For years HMRC has been particularly receptive to automation – and for entirely practical reasons. From introducing digital tax accounts to creating a Digital Strategy, the goal is to help customers get their tax calculations right and make tax easier. Automation is intended to make both compliance and enforcement more time and cost-efficient. To this end, HMRC has created a new so-called Collaboration Zone, to explore how AI and machine learning can improve its decision-making processes, as well as customer experience. In HMRC’s own words, AI is about ‘automating repetitive tasks and freeing up our people for more satisfying work helping our customers – this is people and machines working powerfully together’. Since opening its Automation Delivery Centre in 2016, HMRC has set itself the ambitious goal of automating 10 million processes by the end of 2018. It is no surprise that AI is considered to be the logical next step to help meet this goal.
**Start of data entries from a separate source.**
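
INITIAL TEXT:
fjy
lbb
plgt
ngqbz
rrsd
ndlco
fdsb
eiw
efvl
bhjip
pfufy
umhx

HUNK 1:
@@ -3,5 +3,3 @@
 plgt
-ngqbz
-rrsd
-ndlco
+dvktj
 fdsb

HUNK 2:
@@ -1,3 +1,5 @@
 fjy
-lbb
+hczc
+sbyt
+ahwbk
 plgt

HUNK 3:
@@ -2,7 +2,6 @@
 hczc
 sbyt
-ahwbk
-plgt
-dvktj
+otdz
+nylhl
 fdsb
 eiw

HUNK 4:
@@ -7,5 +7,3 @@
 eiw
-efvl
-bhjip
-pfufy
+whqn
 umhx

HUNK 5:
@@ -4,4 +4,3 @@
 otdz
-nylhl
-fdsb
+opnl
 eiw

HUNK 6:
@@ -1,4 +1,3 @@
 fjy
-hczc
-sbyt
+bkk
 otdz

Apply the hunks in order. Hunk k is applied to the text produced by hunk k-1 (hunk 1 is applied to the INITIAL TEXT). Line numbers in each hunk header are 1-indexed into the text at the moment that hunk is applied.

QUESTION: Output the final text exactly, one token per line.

Hunk 1: at line 3 remove [ngqbz,rrsd,ndlco] add [dvktj] -> 10 lines: fjy lbb plgt dvktj fdsb eiw efvl bhjip pfufy umhx
Hunk 2: at line 1 remove [lbb] add [hczc,sbyt,ahwbk] -> 12 lines: fjy hczc sbyt ahwbk plgt dvktj fdsb eiw efvl bhjip pfufy umhx
Hunk 3: at line 2 remove [ahwbk,plgt,dvktj] add [otdz,nylhl] -> 11 lines: fjy hczc sbyt otdz nylhl fdsb eiw efvl bhjip pfufy umhx
Hunk 4: at line 7 remove [efvl,bhjip,pfufy] add [whqn] -> 9 lines: fjy hczc sbyt otdz nylhl fdsb eiw whqn umhx
Hunk 5: at line 4 remove [nylhl,fdsb] add [opnl] -> 8 lines: fjy hczc sbyt otdz opnl eiw whqn umhx
Hunk 6: at line 1 remove [hczc,sbyt] add [bkk] -> 7 lines: fjy bkk otdz opnl eiw whqn umhx

Answer: fjy
bkk
otdz
opnl
eiw
whqn
umhx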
How will AI be used? Robotics tools currently in use range from the simplest, namely social media engagement and the use of a virtual assistant called Rita, to harnessing the power of machine learning to assist with compliance and complex tax investigations. It is the latter end of the spectrum that provides more food for thought. KPMG’s 2017 report, ‘Technology in Tax’, reveals that, according to surveys by the World Economic Forum, a significant number of experts believe that by 2021, 30% of corporate audits will be performed by AI, and tax will be collected for the first time by a government via a blockchain.
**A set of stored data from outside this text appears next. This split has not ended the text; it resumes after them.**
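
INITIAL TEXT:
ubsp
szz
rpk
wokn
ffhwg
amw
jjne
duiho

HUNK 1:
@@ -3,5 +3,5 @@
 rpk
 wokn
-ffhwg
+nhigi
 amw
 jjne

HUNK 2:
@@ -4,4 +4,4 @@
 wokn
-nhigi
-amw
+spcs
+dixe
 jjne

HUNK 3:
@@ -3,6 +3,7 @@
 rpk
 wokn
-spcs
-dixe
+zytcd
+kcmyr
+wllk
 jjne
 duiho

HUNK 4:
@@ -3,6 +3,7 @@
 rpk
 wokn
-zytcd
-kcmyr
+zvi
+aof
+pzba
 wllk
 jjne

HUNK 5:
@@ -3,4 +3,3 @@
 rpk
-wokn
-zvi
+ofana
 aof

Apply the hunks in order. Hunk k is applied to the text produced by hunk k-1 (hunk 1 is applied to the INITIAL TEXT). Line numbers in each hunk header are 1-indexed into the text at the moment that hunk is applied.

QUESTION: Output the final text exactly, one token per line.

Answer: ubsp
szz
rpk
ofana
aof
pzba
wllk
jjne
duiho

Derivation:
Hunk 1: at line 3 remove [ffhwg] add [nhigi] -> 8 lines: ubsp szz rpk wokn nhigi amw jjne duiho
Hunk 2: at line 4 remove [nhigi,amw] add [spcs,dixe] -> 8 lines: ubsp szz rpk wokn spcs dixe jjne duiho
Hunk 3: at line 3 remove [spcs,dixe] add [zytcd,kcmyr,wllk] -> 9 lines: ubsp szz rpk wokn zytcd kcmyr wllk jjne duiho
Hunk 4: at line 3 remove [zytcd,kcmyr] add [zvi,aof,pzba] -> 10 lines: ubsp szz rpk wokn zvi aof pzba wllk jjne duiho
Hunk 5: at line 3 remove [wokn,zvi] add [ofana] -> 9 lines: ubsp szz rpk ofana aof pzba wllk jjne duiho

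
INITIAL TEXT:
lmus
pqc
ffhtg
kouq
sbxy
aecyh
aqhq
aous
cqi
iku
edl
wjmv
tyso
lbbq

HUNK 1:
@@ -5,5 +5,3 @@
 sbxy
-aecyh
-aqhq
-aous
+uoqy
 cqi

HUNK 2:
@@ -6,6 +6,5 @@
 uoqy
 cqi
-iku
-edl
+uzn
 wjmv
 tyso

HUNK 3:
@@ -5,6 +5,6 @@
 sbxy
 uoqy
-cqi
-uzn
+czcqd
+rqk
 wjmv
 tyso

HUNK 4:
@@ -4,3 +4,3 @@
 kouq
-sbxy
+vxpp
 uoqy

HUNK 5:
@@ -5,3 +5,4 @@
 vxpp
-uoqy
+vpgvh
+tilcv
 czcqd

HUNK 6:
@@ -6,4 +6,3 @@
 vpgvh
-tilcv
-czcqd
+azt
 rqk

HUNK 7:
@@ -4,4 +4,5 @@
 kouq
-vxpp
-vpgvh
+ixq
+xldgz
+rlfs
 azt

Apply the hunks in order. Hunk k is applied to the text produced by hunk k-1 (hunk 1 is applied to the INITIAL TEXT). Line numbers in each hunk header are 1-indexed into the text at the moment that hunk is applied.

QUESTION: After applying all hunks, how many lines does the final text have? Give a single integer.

Answer: 12

Derivation:
Hunk 1: at line 5 remove [aecyh,aqhq,aous] add [uoqy] -> 12 lines: lmus pqc ffhtg kouq sbxy uoqy cqi iku edl wjmv tyso lbbq
Hunk 2: at line 6 remove [iku,edl] add [uzn] -> 11 lines: lmus pqc ffhtg kouq sbxy uoqy cqi uzn wjmv tyso lbbq
Hunk 3: at line 5 remove [cqi,uzn] add [czcqd,rqk] -> 11 lines: lmus pqc ffhtg kouq sbxy uoqy czcqd rqk wjmv tyso lbbq
Hunk 4: at line 4 remove [sbxy] add [vxpp] -> 11 lines: lmus pqc ffhtg kouq vxpp uoqy czcqd rqk wjmv tyso lbbq
Hunk 5: at line 5 remove [uoqy] add [vpgvh,tilcv] -> 12 lines: lmus pqc ffhtg kouq vxpp vpgvh tilcv czcqd rqk wjmv tyso lbbq
Hunk 6: at line 6 remove [tilcv,czcqd] add [azt] -> 11 lines: lmus pqc ffhtg kouq vxpp vpgvh azt rqk wjmv tyso lbbq
Hunk 7: at line 4 remove [vxpp,vpgvh] add [ixq,xldgz,rlfs] -> 12 lines: lmus pqc ffhtg kouq ixq xldgz rlfs azt rqk wjmv tyso lbbq
Final line count: 12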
For the sceptics, an interesting instance of machine fail appears to have occurred in a fairly run-of-the-mill tax case, Richter v HMRC  UKFTT 0339 (TC), an appeal against penalties for late filing of an income tax return. Speaking obiter, the judge remarked that ‘not even the most sophisticated computers can (yet) form beliefs, and certainly not those operated by HMRC’. In the Richter case, a human being needed to form a belief about the appropriate level of penalty to be charged. Specifically, the legislation provided for a penalty for late filing (beyond 6 or 12 months) which was the higher of 5% of the tax liability on the return and £300. This wording called for a determination ‘to the best of HMRC’s information and belief’ as to whether the taxpayer’s past history of returns and payments justified a penalty higher than £300. Instead, however, the practice was that the HMRC self-assessment computer would trawl its database for cases where a return had been issued but not received before the 6 month point, and that computer was programmed to issue, in all cases, a £300 penalty. The computer was not programmed to interrogate any data it held about past liabilities. Consequently, the judge cancelled the automatic assessment of the payable penalty. The real-life scenario of the Richter case underlines some potentially serious challenges and glitches that lie ahead in the use of AI in the tax context.